The foundation of citation is the page number or, even, the concept of the page. This is, of course, taken from the idea of a book. This, however, does not hold within the realm of markup languages. The renderer of a markup page is generally allowed great freedom to present information on the computer screen. As the idea of a page is broken down by this and the fact that the Kindle and other ebook readers do not have a standard page size, the technicalities of citation in scholarship will take greater precidence than before.

To forestall much criticism, the idea of the document fragment as part of the SGML and HTML standards is not specific enough of a tool for what it is worth. This is especially true with handcrafted HTML which is created by a not so technically inclined scholar who might forget to put the appropriate anchor tags in the proper places in their text. In terms of XHTML, this might be overcome by the use of the "id" attribute and XPath to create a new form of link that would allow a reader to link directly to a specific paragraph by its "id" attribute. In more general terms, the XML standard XLink, which is sadly not widely implemented, might allow this. In terms of PDF, as it is an electronic facsimile of a book, the concept of the page is still useful in citation and does not cause much difficultly in this regard.

Whither then the citation? While some citation book have added electronic citation to their standards, they tend to use full URLs and date accessed (see MLA for an example). This is inadequate when many in the developed world are moving to devices like the Kindle and the concept of a page becomes much more nebulous. This also effects the citation of electronic resources like arxiv.org, which I feel is the future model for the online scholarly journals. While use of PDF with its page numbers may be satisfactory in the PDF realm, when scholarly publishers move to more fluid models of text presentation and digital only publication, the situation in the citation of these resources will be difficult. One way around this would be the ubiquitous use of DOI, but this does not solve the underlying issue of how to cite specific parts of the text. In the end, there are no easy answers but a discussion must take place and a forum created where solutions can be proposed.

I would be very happy to hear any ideas about how one might solve this puzzle.


fixed width

gizmo_mathboy on 2009-02-10T20:44:12

I think you might look at how laws are dealt with in a digital world.

I think they are specified with a fixed font/format/line width.

While not citation based laws have had to deal with changes in the law and how to track them without the aid of electronic tools (diff/patch/svn/etc).

Now, is this the best way to handle a pile of bits that can be rendered any possible way?

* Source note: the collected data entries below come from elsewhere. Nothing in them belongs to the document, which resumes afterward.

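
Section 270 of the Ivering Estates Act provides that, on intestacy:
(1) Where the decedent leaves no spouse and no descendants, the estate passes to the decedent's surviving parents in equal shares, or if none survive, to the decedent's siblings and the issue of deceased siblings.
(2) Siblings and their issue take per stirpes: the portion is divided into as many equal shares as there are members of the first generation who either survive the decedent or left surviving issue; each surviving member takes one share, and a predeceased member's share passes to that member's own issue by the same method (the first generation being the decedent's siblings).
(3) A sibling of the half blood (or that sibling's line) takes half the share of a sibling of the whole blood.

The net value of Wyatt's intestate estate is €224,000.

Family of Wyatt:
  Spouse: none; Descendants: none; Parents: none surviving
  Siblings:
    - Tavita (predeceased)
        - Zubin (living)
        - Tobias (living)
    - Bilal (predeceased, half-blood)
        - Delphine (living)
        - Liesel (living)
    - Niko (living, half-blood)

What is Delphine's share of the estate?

The entire €224,000 passes to the siblings and their issue.
Counting each half-blood sibling's line as half a unit, there are 2 units in €224,000, so one unit is €112,000. Whole-blood lines (Tavita) take €112,000 each; half-blood lines (Bilal and Niko) take €56,000 each.
Tavita's share (€112,000) is divided into 2 shares of €56,000: Zubin and Tobias each take €56,000.
Bilal's share (€56,000) is divided into 2 shares of €28,000: Delphine and Liesel each take €28,000.

Delphine receives €28,000.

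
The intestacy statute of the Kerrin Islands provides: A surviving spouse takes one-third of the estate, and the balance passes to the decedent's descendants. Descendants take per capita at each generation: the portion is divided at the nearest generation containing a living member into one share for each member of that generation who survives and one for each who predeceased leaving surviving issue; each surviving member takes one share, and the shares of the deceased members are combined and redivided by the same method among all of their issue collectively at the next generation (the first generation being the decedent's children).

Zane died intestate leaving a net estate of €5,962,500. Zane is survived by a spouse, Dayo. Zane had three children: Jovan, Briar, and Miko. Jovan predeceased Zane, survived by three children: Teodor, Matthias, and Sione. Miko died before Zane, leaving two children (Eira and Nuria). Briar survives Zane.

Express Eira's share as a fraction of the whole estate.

Dayo takes one-third of €5,962,500 = €1,987,500. The remaining €3,975,000 passes to the descendants.
The descendants' portion (€3,975,000) is divided at the children's generation into 3 shares of €1,325,000. Briar takes €1,325,000. The 2 shares of the deceased (Jovan and Miko) are combined into a pool of €2,650,000.
That pool (€2,650,000) is divided at the grandchildren's generation equally among Teodor, Matthias, Sione, Eira, and Nuria: €530,000 each.

Eira receives 4/45 of the estate.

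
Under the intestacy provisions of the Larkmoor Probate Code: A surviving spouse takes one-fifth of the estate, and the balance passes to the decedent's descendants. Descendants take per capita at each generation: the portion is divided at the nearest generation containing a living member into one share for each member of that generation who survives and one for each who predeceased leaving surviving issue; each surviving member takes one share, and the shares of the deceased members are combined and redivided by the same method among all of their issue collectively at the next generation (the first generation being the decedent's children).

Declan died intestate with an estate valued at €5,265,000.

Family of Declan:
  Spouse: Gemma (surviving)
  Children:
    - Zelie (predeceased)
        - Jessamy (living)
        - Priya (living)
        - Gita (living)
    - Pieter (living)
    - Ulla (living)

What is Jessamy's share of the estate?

Gemma takes one-fifth of €5,265,000 = €1,053,000. The remaining €4,212,000 passes to the descendants.
The descendants' portion (€4,212,000) is divided at the children's generation into 3 shares of €1,404,000. Pieter and Ulla each take €1,404,000. The remaining share for the deceased Zelie (€1,404,000) is carried to the next generation.
That pool (€1,404,000) is divided at the grandchildren's generation equally among Jessamy, Priya, and Gita: €468,000 each.

Jessamy receives €468,000.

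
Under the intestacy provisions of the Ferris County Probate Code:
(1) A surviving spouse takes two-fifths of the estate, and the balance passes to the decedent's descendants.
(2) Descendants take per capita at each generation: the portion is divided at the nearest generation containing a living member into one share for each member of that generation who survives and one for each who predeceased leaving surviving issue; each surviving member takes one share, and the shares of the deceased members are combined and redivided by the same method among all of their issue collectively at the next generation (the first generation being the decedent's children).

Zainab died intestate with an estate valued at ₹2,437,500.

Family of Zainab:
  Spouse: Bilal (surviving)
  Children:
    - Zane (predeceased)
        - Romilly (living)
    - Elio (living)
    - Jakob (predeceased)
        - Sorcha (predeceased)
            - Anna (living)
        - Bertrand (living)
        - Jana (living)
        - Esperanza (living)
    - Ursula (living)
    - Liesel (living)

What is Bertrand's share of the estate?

Bilal takes two-fifths of ₹2,437,500 = ₹975,000. The remaining ₹1,462,500 passes to the descendants.
The descendants' portion (₹1,462,500) is divided at the children's generation into 5 shares of ₹292,500. Elio, Ursula, and Liesel each take ₹292,500. The 2 shares of the deceased (Zane and Jakob) are combined into a pool of ₹585,000.
That pool (₹585,000) is divided at the grandchildren's generation into 5 shares of ₹117,000. Romilly, Bertrand, Jana, and Esperanza each take ₹117,000. The remaining share for the deceased Sorcha (₹117,000) is carried to the next generation.
That pool (₹117,000) passes entirely to Anna, the sole taker at the great-grandchildren's generation.

Bertrand receives ₹117,000.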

Probably not but you can easily specify a font type, font size and page width with CSS. This should give a repeatable layout that you can then use to cite, line 247, word 15, etc.

Simple almost always wins out and it is probably easier to implement, too.

While it would be cool to require something like id's or something it would be a nightmare to write the spec and then deal with changes and such.

Re:fixed width

cyocum on 2009-02-12T19:47:52

While this might be a way of dealing with it, it seems rather ham-handed. Having all the publishers to agree to this will be just as bad as updating and maintaining any other standard. If one goes out of line and decides to be different, it all goes out the window.

It's not just the Kindle

brian_d_foy on 2009-02-12T01:25:07

The non-digital world has the same problem. The concept of folios, pages, lines, and so on are tied to the particular presentation. Change the form, such as from hardcover to paperback, and the numbers change. That's why citations contain so much information: you have to exactly specify not only the information but the presentation.

ISBNs don't even solve this problem because different printings of the same material in the same form can be slightly different.

Re:It's not just the Kindle

cyocum on 2009-02-12T19:50:44

Indeed. I think this becomes more pronounced in a digital arena. It becomes even more difficult to pin down what kind of abstraction of the material would facilitate citation.